TomTom nutzt Kundendaten für seine Navis

Navigationsgeräte

TomTom sammelt Daten über das Fahrverhalten seiner Kunden, um die Routenplanung seiner Geräte zu optimieren.

TomTom nutzt Kundendaten für seine NavisEin Navi von TomTOm

Was ein gutes Navi ausmacht, zeigt sich wohl weniger an der Technik, die ja recht simpel ist. Viel wichtiger ist es, dass das Gerät seine Empfehlungen aus der Grundlage korrekten Kartenmaterials trifft. Da sich aber Kleinigkeiten wie Geschwindigkeitsbegrenzungen oder die Verkehrsführung öfter mal ändern, müssen die Hersteller mit großem Aufwand die verzeichneten Strecken selbst abfahren und Änderungen notieren.
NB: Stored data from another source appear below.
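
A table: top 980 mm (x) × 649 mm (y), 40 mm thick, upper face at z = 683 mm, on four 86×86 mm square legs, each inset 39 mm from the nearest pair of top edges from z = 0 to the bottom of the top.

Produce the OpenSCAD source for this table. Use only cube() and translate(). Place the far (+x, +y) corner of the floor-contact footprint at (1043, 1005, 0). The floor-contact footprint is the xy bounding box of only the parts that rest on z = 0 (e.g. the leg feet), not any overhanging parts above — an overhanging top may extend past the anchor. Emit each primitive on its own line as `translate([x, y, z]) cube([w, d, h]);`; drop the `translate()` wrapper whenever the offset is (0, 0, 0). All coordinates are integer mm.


translate([102, 395, 643]) cube([980, 649, 40]);
translate([141, 434, 0]) cube([86, 86, 643]);
translate([957, 434, 0]) cube([86, 86, 643]);
translate([141, 919, 0]) cube([86, 86, 643]);
translate([957, 919, 0]) cube([86, 86, 643]);


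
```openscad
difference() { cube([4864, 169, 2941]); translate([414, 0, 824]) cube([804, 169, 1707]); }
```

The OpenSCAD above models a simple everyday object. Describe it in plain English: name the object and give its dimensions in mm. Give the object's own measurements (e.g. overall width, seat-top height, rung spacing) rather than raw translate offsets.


A wall 4864 mm long (x), 169 mm thick (y), 2941 mm tall, with a rectangular window opening cut through it. The opening is 804 mm wide and 1707 mm tall; its sill is at z = 824 mm and its near (−x) edge is 414 mm from the wall's −x end. The opening passes through the full wall thickness.


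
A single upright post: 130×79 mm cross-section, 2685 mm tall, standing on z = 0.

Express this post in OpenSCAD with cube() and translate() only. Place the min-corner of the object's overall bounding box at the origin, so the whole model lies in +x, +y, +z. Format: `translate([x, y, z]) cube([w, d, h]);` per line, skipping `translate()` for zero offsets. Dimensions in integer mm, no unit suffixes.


cube([130, 79, 2685]);


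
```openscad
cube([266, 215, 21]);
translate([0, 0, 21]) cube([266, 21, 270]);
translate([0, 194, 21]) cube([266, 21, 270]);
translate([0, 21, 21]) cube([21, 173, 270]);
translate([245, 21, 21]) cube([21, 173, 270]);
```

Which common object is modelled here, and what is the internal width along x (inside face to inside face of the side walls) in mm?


An open box. The internal width is 224 mm.

A 266×215 base slab with four walls standing on it — an open box. The base is 266 mm wide and the walls are 21 mm thick, so the internal width is 266 − 2 × 21 = 224 mm.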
Um konkurrenzfähig zu bleiben, bietet etwa Falk alle drei Monate Updates seines Kartenmaterials an.

Diese Mühe will sich das amerikanische Unternehmen TomTom nicht mehr machen und hat sich daher dem Trend des „Crowdsourcing“ angeschlossen: Unternehmen nutzen verstärkt die tätige Mithilfe ihrer Kunden, um ihre Produkte oder Dienstleistungen zu verbessern oder zu vermarkten. Getreu diesem Schema überlässt TomTom es den Kunden, auf Änderungen in den Verkehrsverhältnissen aufmerksam zu machen. Das „MapShare“ genannte Prinzip ermöglicht es Nutzern, wenn sie Fehler in den Karten der TomTom-Navis entdecken, diese sofort an ihrem Gerät zu verbessern. Darüber hinaus wird die Änderung wird dann automatisch an die Zentrale weitergeleitet und in alle anderen verkauften Geräten des Herstellers implementiert. Außerdem nutzt TomTom die Fahrten seiner Kunden dazu, Daten zu den entsprechenden Strecken zu sammeln. So werden zum Beispiel die Fahrzeiten für bestimmte Routen an bestimmten Tageszeiten gemessen und an eine zentrale Erfassungsstelle weitergeleitet, wo sie mit statistischen Methoden analysiert werden können. Ein mögliches Problem dieses Prinzip: Aus Sicht des Unternehmens würde es Sinn machen, dem Fahrer auch abwegige Strecken vorzuschlagen, um zu testen, wie lange die entsprechende Fahrzeit ist. Auf diese Weise würde der Kunde zum unfreiwilligen „Checker-Pig“ für das Unternehmen werden.